Malcolm’s wife becomes involved when he remorsefully confides in her. She views the situation from the perspective of her duty to her own sons.
The dramatic climax occurs when the three men meet to discuss the incident. All three have different views on the consequences of the accident and the cover up. Another dilemma surfaces.
While all three have behaved badly at some point they are all basically likeable and well-intentioned. But there is that proverb about the road to hell and good intentions.
You may be pleased to hear this is not a shoot- em up, car chase film but a mature film dealing with difficult issues honestly.

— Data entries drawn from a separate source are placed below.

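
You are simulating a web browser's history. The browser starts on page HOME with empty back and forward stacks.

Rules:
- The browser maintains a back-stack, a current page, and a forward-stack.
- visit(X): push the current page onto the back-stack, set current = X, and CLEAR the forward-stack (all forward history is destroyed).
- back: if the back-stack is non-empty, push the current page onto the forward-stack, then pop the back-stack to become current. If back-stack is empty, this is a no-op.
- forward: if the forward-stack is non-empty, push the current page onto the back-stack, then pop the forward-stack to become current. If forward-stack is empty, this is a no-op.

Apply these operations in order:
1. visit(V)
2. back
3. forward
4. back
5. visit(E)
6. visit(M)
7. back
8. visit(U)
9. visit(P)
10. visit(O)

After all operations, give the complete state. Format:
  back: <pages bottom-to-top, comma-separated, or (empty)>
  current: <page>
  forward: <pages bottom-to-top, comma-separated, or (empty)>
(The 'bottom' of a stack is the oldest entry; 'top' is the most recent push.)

After 1 (visit(V)): cur=V back=1 fwd=0
After 2 (back): cur=HOME back=0 fwd=1
After 3 (forward): cur=V back=1 fwd=0
After 4 (back): cur=HOME back=0 fwd=1
After 5 (visit(E)): cur=E back=1 fwd=0
After 6 (visit(M)): cur=M back=2 fwd=0
After 7 (back): cur=E back=1 fwd=1
After 8 (visit(U)): cur=U back=2 fwd=0
After 9 (visit(P)): cur=P back=3 fwd=0
After 10 (visit(O)): cur=O back=4 fwd=0

Answer: back: HOME,E,U,P
current: O
forward: (empty)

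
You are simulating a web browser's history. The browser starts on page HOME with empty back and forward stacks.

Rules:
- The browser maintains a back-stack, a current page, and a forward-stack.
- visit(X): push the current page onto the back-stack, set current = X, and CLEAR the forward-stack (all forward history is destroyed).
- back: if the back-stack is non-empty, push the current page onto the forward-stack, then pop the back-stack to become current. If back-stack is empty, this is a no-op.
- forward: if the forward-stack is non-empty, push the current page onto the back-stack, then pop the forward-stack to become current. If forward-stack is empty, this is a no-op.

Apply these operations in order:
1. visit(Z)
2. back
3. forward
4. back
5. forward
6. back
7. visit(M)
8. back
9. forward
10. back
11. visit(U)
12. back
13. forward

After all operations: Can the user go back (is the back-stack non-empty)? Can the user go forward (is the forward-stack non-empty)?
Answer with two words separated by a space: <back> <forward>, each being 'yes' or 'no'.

Answer: yes no

Derivation:
After 1 (visit(Z)): cur=Z back=1 fwd=0
After 2 (back): cur=HOME back=0 fwd=1
After 3 (forward): cur=Z back=1 fwd=0
After 4 (back): cur=HOME back=0 fwd=1
After 5 (forward): cur=Z back=1 fwd=0
After 6 (back): cur=HOME back=0 fwd=1
After 7 (visit(M)): cur=M back=1 fwd=0
After 8 (back): cur=HOME back=0 fwd=1
After 9 (forward): cur=M back=1 fwd=0
After 10 (back): cur=HOME back=0 fwd=1
After 11 (visit(U)): cur=U back=1 fwd=0
After 12 (back): cur=HOME back=0 fwd=1
After 13 (forward): cur=U back=1 fwd=0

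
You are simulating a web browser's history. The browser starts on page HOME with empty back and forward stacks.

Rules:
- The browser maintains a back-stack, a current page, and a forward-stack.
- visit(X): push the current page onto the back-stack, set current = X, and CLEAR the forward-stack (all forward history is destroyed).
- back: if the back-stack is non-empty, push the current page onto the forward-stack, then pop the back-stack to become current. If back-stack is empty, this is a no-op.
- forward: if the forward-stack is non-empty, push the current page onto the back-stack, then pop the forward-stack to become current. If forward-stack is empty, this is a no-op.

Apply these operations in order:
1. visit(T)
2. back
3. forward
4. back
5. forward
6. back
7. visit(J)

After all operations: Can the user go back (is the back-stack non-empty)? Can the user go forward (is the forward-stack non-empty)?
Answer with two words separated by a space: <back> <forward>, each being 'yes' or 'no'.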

Paul MacIness in his review for The Guardian says that the men in the film are not “raging bulls but stoic oxen who deal with their conflicts internally”.

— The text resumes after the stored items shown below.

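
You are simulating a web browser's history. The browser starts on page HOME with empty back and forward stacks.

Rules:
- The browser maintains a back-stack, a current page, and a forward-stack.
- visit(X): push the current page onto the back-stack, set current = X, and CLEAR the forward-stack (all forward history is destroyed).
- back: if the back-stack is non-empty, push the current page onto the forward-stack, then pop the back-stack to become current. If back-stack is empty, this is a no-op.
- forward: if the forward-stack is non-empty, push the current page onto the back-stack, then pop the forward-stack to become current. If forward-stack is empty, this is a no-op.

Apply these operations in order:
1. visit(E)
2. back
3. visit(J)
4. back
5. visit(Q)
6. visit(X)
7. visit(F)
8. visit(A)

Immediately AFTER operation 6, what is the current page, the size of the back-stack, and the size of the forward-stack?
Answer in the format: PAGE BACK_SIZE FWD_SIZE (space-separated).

After 1 (visit(E)): cur=E back=1 fwd=0
After 2 (back): cur=HOME back=0 fwd=1
After 3 (visit(J)): cur=J back=1 fwd=0
After 4 (back): cur=HOME back=0 fwd=1
After 5 (visit(Q)): cur=Q back=1 fwd=0
After 6 (visit(X)): cur=X back=2 fwd=0

X 2 0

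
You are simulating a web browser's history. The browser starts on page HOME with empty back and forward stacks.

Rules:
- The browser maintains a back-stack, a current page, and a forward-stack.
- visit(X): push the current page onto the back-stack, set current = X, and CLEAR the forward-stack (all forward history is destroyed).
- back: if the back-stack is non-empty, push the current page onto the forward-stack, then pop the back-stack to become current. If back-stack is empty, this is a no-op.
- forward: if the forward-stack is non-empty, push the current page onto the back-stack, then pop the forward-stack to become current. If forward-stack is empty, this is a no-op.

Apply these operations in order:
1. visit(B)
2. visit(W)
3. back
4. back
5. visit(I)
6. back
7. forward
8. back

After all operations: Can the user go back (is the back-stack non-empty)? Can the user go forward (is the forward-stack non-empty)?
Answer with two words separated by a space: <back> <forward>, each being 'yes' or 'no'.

After 1 (visit(B)): cur=B back=1 fwd=0
After 2 (visit(W)): cur=W back=2 fwd=0
After 3 (back): cur=B back=1 fwd=1
After 4 (back): cur=HOME back=0 fwd=2
After 5 (visit(I)): cur=I back=1 fwd=0
After 6 (back): cur=HOME back=0 fwd=1
After 7 (forward): cur=I back=1 fwd=0
After 8 (back): cur=HOME back=0 fwd=1

Answer: no yes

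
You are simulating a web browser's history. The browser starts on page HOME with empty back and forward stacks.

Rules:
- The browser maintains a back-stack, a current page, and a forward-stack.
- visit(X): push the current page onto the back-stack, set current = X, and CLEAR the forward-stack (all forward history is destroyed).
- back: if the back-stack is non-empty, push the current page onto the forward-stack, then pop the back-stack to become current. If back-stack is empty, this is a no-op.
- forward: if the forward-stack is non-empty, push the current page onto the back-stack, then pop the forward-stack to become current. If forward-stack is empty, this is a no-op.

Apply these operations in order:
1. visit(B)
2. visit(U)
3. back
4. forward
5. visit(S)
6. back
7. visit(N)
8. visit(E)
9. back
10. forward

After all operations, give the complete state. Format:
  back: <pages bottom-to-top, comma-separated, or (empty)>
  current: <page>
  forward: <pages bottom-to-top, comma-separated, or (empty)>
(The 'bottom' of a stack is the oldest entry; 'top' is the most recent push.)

After 1 (visit(B)): cur=B back=1 fwd=0
After 2 (visit(U)): cur=U back=2 fwd=0
After 3 (back): cur=B back=1 fwd=1
After 4 (forward): cur=U back=2 fwd=0
After 5 (visit(S)): cur=S back=3 fwd=0
After 6 (back): cur=U back=2 fwd=1
After 7 (visit(N)): cur=N back=3 fwd=0
After 8 (visit(E)): cur=E back=4 fwd=0
After 9 (back): cur=N back=3 fwd=1
After 10 (forward): cur=E back=4 fwd=0

Answer: back: HOME,B,U,N
current: E
forward: (empty)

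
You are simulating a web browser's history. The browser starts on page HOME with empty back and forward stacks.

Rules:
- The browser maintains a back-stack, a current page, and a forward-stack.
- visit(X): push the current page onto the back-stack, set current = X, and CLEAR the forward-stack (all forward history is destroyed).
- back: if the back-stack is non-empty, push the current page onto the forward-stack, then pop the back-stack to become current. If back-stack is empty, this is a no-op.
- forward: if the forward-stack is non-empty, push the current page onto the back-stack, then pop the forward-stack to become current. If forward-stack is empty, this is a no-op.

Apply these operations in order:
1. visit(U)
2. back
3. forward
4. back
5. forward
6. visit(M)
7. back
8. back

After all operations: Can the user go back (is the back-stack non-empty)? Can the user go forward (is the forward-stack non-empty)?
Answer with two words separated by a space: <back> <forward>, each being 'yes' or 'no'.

After 1 (visit(U)): cur=U back=1 fwd=0
After 2 (back): cur=HOME back=0 fwd=1
After 3 (forward): cur=U back=1 fwd=0
After 4 (back): cur=HOME back=0 fwd=1
After 5 (forward): cur=U back=1 fwd=0
After 6 (visit(M)): cur=M back=2 fwd=0
After 7 (back): cur=U back=1 fwd=1
After 8 (back): cur=HOME back=0 fwd=2

Answer: no yes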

Reviews are generally positive. Highly recommended.
Magic in the Moonlight is the latest by the prolific Woody Allen.
Colin Firth does a Mr Darcy again, but this time in the 1920s as Stanley Crawford. Stanley is a sarcastic, sceptical, pompous, egotistical magician who delights in exposing the chicanery of mystics and clairvoyants.

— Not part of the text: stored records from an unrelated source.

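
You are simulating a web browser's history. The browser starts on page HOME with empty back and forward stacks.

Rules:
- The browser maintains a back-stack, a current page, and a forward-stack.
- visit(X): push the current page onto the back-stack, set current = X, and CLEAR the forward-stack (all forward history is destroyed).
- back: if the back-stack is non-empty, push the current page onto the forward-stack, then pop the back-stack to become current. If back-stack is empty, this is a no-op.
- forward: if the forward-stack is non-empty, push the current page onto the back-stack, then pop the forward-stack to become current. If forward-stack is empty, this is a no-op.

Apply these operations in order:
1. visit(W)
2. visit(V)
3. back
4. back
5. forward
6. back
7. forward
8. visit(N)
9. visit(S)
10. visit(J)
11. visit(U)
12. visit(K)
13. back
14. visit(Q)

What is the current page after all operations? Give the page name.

Answer: Q

Derivation:
After 1 (visit(W)): cur=W back=1 fwd=0
After 2 (visit(V)): cur=V back=2 fwd=0
After 3 (back): cur=W back=1 fwd=1
After 4 (back): cur=HOME back=0 fwd=2
After 5 (forward): cur=W back=1 fwd=1
After 6 (back): cur=HOME back=0 fwd=2
After 7 (forward): cur=W back=1 fwd=1
After 8 (visit(N)): cur=N back=2 fwd=0
After 9 (visit(S)): cur=S back=3 fwd=0
After 10 (visit(J)): cur=J back=4 fwd=0
After 11 (visit(U)): cur=U back=5 fwd=0
After 12 (visit(K)): cur=K back=6 fwd=0
After 13 (back): cur=U back=5 fwd=1
After 14 (visit(Q)): cur=Q back=6 fwd=0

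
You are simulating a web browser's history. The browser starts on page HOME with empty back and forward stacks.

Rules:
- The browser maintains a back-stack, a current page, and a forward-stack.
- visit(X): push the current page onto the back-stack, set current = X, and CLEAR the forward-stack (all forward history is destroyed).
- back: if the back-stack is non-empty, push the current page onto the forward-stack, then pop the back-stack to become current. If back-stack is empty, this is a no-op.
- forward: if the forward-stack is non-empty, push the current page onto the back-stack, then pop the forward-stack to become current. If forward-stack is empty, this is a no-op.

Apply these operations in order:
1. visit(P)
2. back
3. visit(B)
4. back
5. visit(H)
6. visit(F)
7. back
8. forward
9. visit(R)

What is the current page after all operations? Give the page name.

After 1 (visit(P)): cur=P back=1 fwd=0
After 2 (back): cur=HOME back=0 fwd=1
After 3 (visit(B)): cur=B back=1 fwd=0
After 4 (back): cur=HOME back=0 fwd=1
After 5 (visit(H)): cur=H back=1 fwd=0
After 6 (visit(F)): cur=F back=2 fwd=0
After 7 (back): cur=H back=1 fwd=1
After 8 (forward): cur=F back=2 fwd=0
After 9 (visit(R)): cur=R back=3 fwd=0

Answer: R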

The setting is a toned-down Baz Luhrmann Great Gatsby style with lovely vintage cars, 1920s costumes and very nice French real estate.
Stanley‘s old school friend asks him to help expose a young American ‘mystic’ called Sophie Baker. Sophie and her mother are proposing to relieve a wealthy widow of some funds. Jacki Weaver plays the wealthy scatterbrained widow. She does it very well.
There are the usual Woody Allen relationship themes. The ease with which Sophie initially dupes Stanley lacks credibility but perhaps that is where the ‘magic in the moonlight’ comes in.
Many critics also mention the lack of chemistry between Stanley and Sophie. The best scenes are with Stanley and his aunt which one reviewer has described as reminiscent of P.G. Wodehouse.
Critics of the film, including The Sydney Morning Herald reviewer, feel that Woody Allen “could do better“ and is rushing to achieve one film per year at some cost to film quality. He has had some big legal bills.
All that said, if you are looking for some lightweight frivolity this could be just the ticket.